While prevention challenges, criminalisation, and ‘serosorting’ have drawn the attention of scholars and experts in many places, Dr Strong brings them together to illustrate competing ways of defining the social experience of people with HIV. 
 
Overall he is interested in how people living with HIV are imagining their futures: “One is a sort of marginalised future where you are not part of the public, and you don’t really have a normal life,” he says. “There’s another in which you are forever scared of being criminally prosecuted. And then, with serosorting, there’s one in which you are creating a different kind of world with other folks in the community. Looking at these trends allows me to focus on what I think of as the social ramifications of surviving, or ways in which the misfortune of HIV infection is given meaning.”

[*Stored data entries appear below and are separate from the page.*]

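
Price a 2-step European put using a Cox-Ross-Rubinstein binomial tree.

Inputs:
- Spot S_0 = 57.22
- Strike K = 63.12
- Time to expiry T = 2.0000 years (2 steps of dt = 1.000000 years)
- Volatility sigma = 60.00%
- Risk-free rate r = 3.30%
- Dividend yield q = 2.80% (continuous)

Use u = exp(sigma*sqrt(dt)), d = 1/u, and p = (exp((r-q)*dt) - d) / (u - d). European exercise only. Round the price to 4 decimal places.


Answer: Price = V(0,0) = 20.2288

Derivation:
dt = T/N = 1.000000
u = exp(sigma*sqrt(dt)) = 1.822119; d = 1/u = 0.548812
p = (exp((r-q)*dt) - d) / (u - d) = 0.358280
Discount per step: exp(-r*dt) = 0.967539
Stock lattice S(k, i) with i counting down-moves:
  k=0: S(0,0) = 57.2200
  k=1: S(1,0) = 104.2616; S(1,1) = 31.4030
  k=2: S(2,0) = 189.9771; S(2,1) = 57.2200; S(2,2) = 17.2343
Terminal payoffs V(N, i) = max(K - S_T, 0):
  V(2,0) = 0.000000; V(2,1) = 5.900000; V(2,2) = 45.885667
Backward induction: V(k, i) = exp(-r*dt) * [p * V(k+1, i) + (1-p) * V(k+1, i+1)].
  V(1,0) = exp(-r*dt) * [p*0.000000 + (1-p)*5.900000] = 3.663242
  V(1,1) = exp(-r*dt) * [p*5.900000 + (1-p)*45.885667] = 30.535120
  V(0,0) = exp(-r*dt) * [p*3.663242 + (1-p)*30.535120] = 20.228769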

Giving gifts, viewing vitality, witnessing witchcraft
Dr Thomas Strong speaks passionately about his work as an anthropologist in Papua New Guinea, where he has spent years living in a highland village, first for his PhD research at Princeton, and most recently in 2013.
 
His project there looks at local ideas about misfortune and the body.  Having studied the cultural meanings associated with blood donation in US settings, the literature guided him to the Melanesian country.
 
“Melanesians are famous in anthropology for their systems of ceremonial gift exchange.  It is a part of ritual life - they honour their kin and ancestors - and it has to do with sustaining human vitality,” explains Dr Strong. “It’s a complicated symbolism, and they think of it as though they are exchanging parts of themselves, in a sense parts of their own body.  So I drew analogies with blood donation and transfusion.”  Intrigued, Dr Strong moved to the Asaro valley, and studied people’s ideas about vitality, maturation and strength.
 
The old rituals where young boys were turned into strong and powerful men have been lost,” he explains. “So I was looking at what are people’s ideas now, and I found this amazing discourse - men say they are shrinking, that they are smaller, they have lost this vitality of the ancestors.  They say present generations are becoming smaller and weaker. I connected this to a whole experience of modernity and ideas about culture loss.”
 
In recent years, this local concern for diminishing vitality has emerged in growing worries about a plague of mystical violence.  There has been a surge in accusations of witchcraft and in attacks on those accused of witchcraft. 
 
“Whenever someone dies or grows ill, people begin to suspect that witches are involved,” Dr Strong says.  His research turned toward ways in which people interpret illness and death and how people in Papua New Guinea assign meaning to misfortunes. 
 
Dr Strong has also contributed to efforts to address surging violence against accused witches, participating in a landmark 2013 conference at the Australian National University in Canberra on the issue.  You can listen to his presentation here.
 
While Dr Strong has been studying the social aspects of living with HIV, he continues his work in Papua New Guinea, which he sees as being a “life long project.”  “People everywhere interpret illness and misfortune in culturally-shaped ways. So analysing patterns of witchcraft accusation in Papua New Guinea is connected for me to thinking about HIV criminalisation and prevention in Europe and the United States.”
 
“To me it’s all to do with the cultural politics of risk and responsibility, of life and vitality,” he says.